Иногда говорят про молодую балерину: сейчас она не очень-то, а потом, с возрастом, когда выработается, станет хороша. Нет! Возьмите Дарси Кистлер — ей семнадцать, а она уже замечательная, ничего не скажешь. Ей не нужно учиться понимать, она уже понимает. Начинать нужно, как Дарси, чтобы все со старта было совершенно, пока еще совсем юная. Потому что балерины — как цветы: бутон раскрывается, тогда он и хорош, а на следующий день он уже не годится. На следующий день другой бутон раскрывается.

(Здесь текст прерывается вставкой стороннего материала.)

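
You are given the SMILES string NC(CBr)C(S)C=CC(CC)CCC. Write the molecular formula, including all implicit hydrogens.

Walk through each heavy atom and fill implicit hydrogens from standard valence (C 4, N 3, O 2, S 2, halogen 1):
  atom 1: N, bond orders sum to 1 (valence 3) → 2 H
  atom 2: C, bond orders sum to 3 (valence 4) → 1 H
  atom 3: C, bond orders sum to 2 (valence 4) → 2 H
  atom 4: Br (halogen, monovalent) → 0 H
  atom 5: C, bond orders sum to 3 (valence 4) → 1 H
  atom 6: S, bond orders sum to 1 (valence 2) → 1 H
  atom 7: C, bond orders sum to 3 (valence 4) → 1 H
  atom 8: C, bond orders sum to 3 (valence 4) → 1 H
  atom 9: C, bond orders sum to 3 (valence 4) → 1 H
  atom 10: C, bond orders sum to 2 (valence 4) → 2 H
  atom 11: C, bond orders sum to 1 (valence 4) → 3 H
  atom 12: C, bond orders sum to 2 (valence 4) → 2 H
  atom 13: C, bond orders sum to 2 (valence 4) → 2 H
  atom 14: C, bond orders sum to 1 (valence 4) → 3 H
Totals → C:11, H:22, Br:1, N:1, S:1.
In Hill order: C11H22BrNS.

C11H22BrNS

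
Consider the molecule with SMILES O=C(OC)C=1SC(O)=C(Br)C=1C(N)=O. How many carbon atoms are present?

7

Count every carbon token in the SMILES (each C, including those in ring-closure positions and inside branches).
Carbon count: 7.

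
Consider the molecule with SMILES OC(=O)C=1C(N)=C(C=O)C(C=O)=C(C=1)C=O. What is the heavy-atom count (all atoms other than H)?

16

Every atom symbol written in the SMILES (organic subset) is one heavy atom; implicit H are not written.
Heavy atoms by element → C:10, N:1, O:5.
Total: 16.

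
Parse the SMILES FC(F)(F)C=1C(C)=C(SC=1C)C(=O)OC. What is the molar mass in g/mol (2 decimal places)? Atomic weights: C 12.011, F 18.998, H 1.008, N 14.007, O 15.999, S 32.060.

First, the molecular formula is C9H9F3O2S (counting implicit H from valence).
  C: 9 × 12.011 = 108.099
  F: 3 × 18.998 = 56.994
  H: 9 × 1.008 = 9.072
  O: 2 × 15.999 = 31.998
  S: 1 × 32.060 = 32.060
Sum: 9×12.011 + 3×18.998 + 9×1.008 + 2×15.999 + 1×32.060 = 238.223 → 238.22 g/mol.

238.22 g/mol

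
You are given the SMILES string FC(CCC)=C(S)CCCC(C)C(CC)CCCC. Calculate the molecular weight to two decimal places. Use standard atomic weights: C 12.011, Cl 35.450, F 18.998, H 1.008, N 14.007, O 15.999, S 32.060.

First, the molecular formula is C17H33FS (counting implicit H from valence).
  C: 17 × 12.011 = 204.187
  F: 1 × 18.998 = 18.998
  H: 33 × 1.008 = 33.264
  S: 1 × 32.060 = 32.060
Sum: 17×12.011 + 1×18.998 + 33×1.008 + 1×32.060 = 288.509 → 288.51 g/mol.

288.51 g/mol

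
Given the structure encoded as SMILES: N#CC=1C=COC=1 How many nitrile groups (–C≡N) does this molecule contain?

The nitrile motif appears at heavy-atom position 2 in the SMILES.
Nitrile count: 1.

1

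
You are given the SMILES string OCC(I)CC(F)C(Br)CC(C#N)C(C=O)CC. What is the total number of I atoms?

Scan the SMILES for I atoms (remember two-letter symbols like Cl and Br are single atoms).
Iodine count: 1.

1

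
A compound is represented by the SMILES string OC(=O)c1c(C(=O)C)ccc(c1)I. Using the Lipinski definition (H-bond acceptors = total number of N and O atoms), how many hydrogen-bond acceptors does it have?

3

N atoms: 0; O atoms: 3.
Lipinski HBA = 0 + 3 = 3.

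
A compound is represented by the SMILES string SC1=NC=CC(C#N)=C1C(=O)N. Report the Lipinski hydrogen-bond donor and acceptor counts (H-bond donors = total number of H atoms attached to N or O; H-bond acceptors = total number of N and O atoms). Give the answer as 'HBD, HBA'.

2, 4

Donors: find every N or O and count the H atoms it carries.
  atom 3 (N): bond orders sum to 3 → 0 H
  atom 8 (N): bond orders sum to 3 → 0 H
  atom 11 (O): bond orders sum to 2 → 0 H
  atom 12 (N): bond orders sum to 1 → 2 H
Lipinski HBD = 2.
Acceptors: N atoms = 3, O atoms = 1 → HBA = 4.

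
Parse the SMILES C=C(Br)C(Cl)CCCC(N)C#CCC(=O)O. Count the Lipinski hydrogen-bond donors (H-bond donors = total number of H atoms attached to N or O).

3

Donors: find every N or O and count the H atoms it carries.
  atom 10 (N): bond orders sum to 1 → 2 H
  atom 15 (O): bond orders sum to 2 → 0 H
  atom 16 (O): bond orders sum to 1 → 1 H
Lipinski HBD = 3.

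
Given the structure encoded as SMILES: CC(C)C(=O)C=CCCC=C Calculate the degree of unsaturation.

Molecular formula: C10H16O.
DoU = (2C + 2 + N − H − X) / 2, where X is the halogen count and O/S are ignored.
    = (2·10 + 2 + 0 − 16 − 0) / 2 = 6 / 2 = 3.

3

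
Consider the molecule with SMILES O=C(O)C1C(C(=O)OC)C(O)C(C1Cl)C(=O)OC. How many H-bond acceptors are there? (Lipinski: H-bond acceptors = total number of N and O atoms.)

N atoms: 0; O atoms: 7.
Lipinski HBA = 0 + 7 = 7.

7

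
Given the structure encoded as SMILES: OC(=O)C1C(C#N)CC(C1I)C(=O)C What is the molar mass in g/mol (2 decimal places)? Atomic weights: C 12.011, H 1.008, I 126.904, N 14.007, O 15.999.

307.09 g/mol

First, the molecular formula is C9H10INO3 (counting implicit H from valence).
  C: 9 × 12.011 = 108.099
  H: 10 × 1.008 = 10.080
  I: 1 × 126.904 = 126.904
  N: 1 × 14.007 = 14.007
  O: 3 × 15.999 = 47.997
Sum: 9×12.011 + 10×1.008 + 1×126.904 + 1×14.007 + 3×15.999 = 307.087 → 307.09 g/mol.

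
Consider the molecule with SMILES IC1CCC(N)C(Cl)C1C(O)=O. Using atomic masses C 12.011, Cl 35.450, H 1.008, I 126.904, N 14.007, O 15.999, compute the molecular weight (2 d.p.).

303.52 g/mol

First, the molecular formula is C7H11ClINO2 (counting implicit H from valence).
  C: 7 × 12.011 = 84.077
  Cl: 1 × 35.450 = 35.450
  H: 11 × 1.008 = 11.088
  I: 1 × 126.904 = 126.904
  N: 1 × 14.007 = 14.007
  O: 2 × 15.999 = 31.998
Sum: 7×12.011 + 1×35.450 + 11×1.008 + 1×126.904 + 1×14.007 + 2×15.999 = 303.524 → 303.52 g/mol.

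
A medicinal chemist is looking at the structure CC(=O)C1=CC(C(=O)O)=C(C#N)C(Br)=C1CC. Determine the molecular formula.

Walk through each heavy atom and fill implicit hydrogens from standard valence (C 4, N 3, O 2, S 2, halogen 1):
  atom 1: C, bond orders sum to 1 (valence 4) → 3 H
  atom 2: C, bond orders sum to 4 (valence 4) → 0 H
  atom 3: O, bond orders sum to 2 (valence 2) → 0 H
  atom 4: C, bond orders sum to 4 (valence 4) → 0 H
  atom 5: C, bond orders sum to 3 (valence 4) → 1 H
  atom 6: C, bond orders sum to 4 (valence 4) → 0 H
  atom 7: C, bond orders sum to 4 (valence 4) → 0 H
  atom 8: O, bond orders sum to 2 (valence 2) → 0 H
  atom 9: O, bond orders sum to 1 (valence 2) → 1 H
  atom 10: C, bond orders sum to 4 (valence 4) → 0 H
  atom 11: C, bond orders sum to 4 (valence 4) → 0 H
  atom 12: N, bond orders sum to 3 (valence 3) → 0 H
  atom 13: C, bond orders sum to 4 (valence 4) → 0 H
  atom 14: Br (halogen, monovalent) → 0 H
  atom 15: C, bond orders sum to 4 (valence 4) → 0 H
  atom 16: C, bond orders sum to 2 (valence 4) → 2 H
  atom 17: C, bond orders sum to 1 (valence 4) → 3 H
Totals → C:12, H:10, Br:1, N:1, O:3.

C12H10BrNO3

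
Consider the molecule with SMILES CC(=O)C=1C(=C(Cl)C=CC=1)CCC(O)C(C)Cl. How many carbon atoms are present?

13

Count every carbon token in the SMILES (each C, including those in ring-closure positions and inside branches).
Carbon count: 13.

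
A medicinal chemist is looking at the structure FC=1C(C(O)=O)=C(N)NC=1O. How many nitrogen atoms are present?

2

Scan the SMILES for N atoms (remember two-letter symbols like Cl and Br are single atoms).
Nitrogen count: 2.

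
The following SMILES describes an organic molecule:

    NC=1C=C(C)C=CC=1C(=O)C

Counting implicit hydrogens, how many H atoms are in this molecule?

11

Walk through each heavy atom and fill implicit hydrogens from standard valence (C 4, N 3, O 2, S 2, halogen 1):
  atom 1: N, bond orders sum to 1 (valence 3) → 2 H
  atom 2: C, bond orders sum to 4 (valence 4) → 0 H
  atom 3: C, bond orders sum to 3 (valence 4) → 1 H
  atom 4: C, bond orders sum to 4 (valence 4) → 0 H
  atom 5: C, bond orders sum to 1 (valence 4) → 3 H
  atom 6: C, bond orders sum to 3 (valence 4) → 1 H
  atom 7: C, bond orders sum to 3 (valence 4) → 1 H
  atom 8: C, bond orders sum to 4 (valence 4) → 0 H
  atom 9: C, bond orders sum to 4 (valence 4) → 0 H
  atom 10: O, bond orders sum to 2 (valence 2) → 0 H
  atom 11: C, bond orders sum to 1 (valence 4) → 3 H
Total hydrogens: 11.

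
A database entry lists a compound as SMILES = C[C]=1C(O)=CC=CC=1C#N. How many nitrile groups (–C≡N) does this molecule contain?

The nitrile motif appears at heavy-atom position 9 in the SMILES.
Other groups present: 1 hydroxyl.
Nitrile count: 1.

1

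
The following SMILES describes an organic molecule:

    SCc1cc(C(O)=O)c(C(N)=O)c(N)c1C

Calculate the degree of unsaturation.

6

Molecular formula: C10H12N2O3S.
DoU = (2C + 2 + N − H − X) / 2, where X is the halogen count and O/S are ignored.
    = (2·10 + 2 + 2 − 12 − 0) / 2 = 12 / 2 = 6.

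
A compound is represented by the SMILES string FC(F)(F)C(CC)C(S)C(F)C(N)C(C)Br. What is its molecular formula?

Walk through each heavy atom and fill implicit hydrogens from standard valence (C 4, N 3, O 2, S 2, halogen 1):
  atom 1: F (halogen, monovalent) → 0 H
  atom 2: C, bond orders sum to 4 (valence 4) → 0 H
  atom 3: F (halogen, monovalent) → 0 H
  atom 4: F (halogen, monovalent) → 0 H
  atom 5: C, bond orders sum to 3 (valence 4) → 1 H
  atom 6: C, bond orders sum to 2 (valence 4) → 2 H
  atom 7: C, bond orders sum to 1 (valence 4) → 3 H
  atom 8: C, bond orders sum to 3 (valence 4) → 1 H
  atom 9: S, bond orders sum to 1 (valence 2) → 1 H
  atom 10: C, bond orders sum to 3 (valence 4) → 1 H
  atom 11: F (halogen, monovalent) → 0 H
  atom 12: C, bond orders sum to 3 (valence 4) → 1 H
  atom 13: N, bond orders sum to 1 (valence 3) → 2 H
  atom 14: C, bond orders sum to 3 (valence 4) → 1 H
  atom 15: C, bond orders sum to 1 (valence 4) → 3 H
  atom 16: Br (halogen, monovalent) → 0 H
Totals → C:9, H:16, Br:1, F:4, N:1, S:1.
In Hill order: C9H16BrF4NS.

C9H16BrF4NS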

Бывает, отцветающие цветы терпко пахнут. У них иногда запах сильный, дурманящий. Но это на любителя. Одним — как Дягилеву, например, — нравится запах увядших листьев, увядших цветов, другим — не нравится. Это как с сыром: некоторые любят вонючий сыр, а я рокфор ненавижу. Я люблю молодой сыр. Я ведь грузин, а на Кавказе сыра с запахом нет. Там едят молодой овечий сыр. В нашем доме в Петербурге сыр был твердый, его ломали и обдавали кипятком. У нас дома всегда был овечий сыр. Мы его ели с горячими латками, вкусными. А здесь замечательный сыр — это итальянский пармезан. Его не натирать надо, а есть, но есть, когда он молодой — шипучий такой, со слезой. И балетные люди хороши, когда они молодые.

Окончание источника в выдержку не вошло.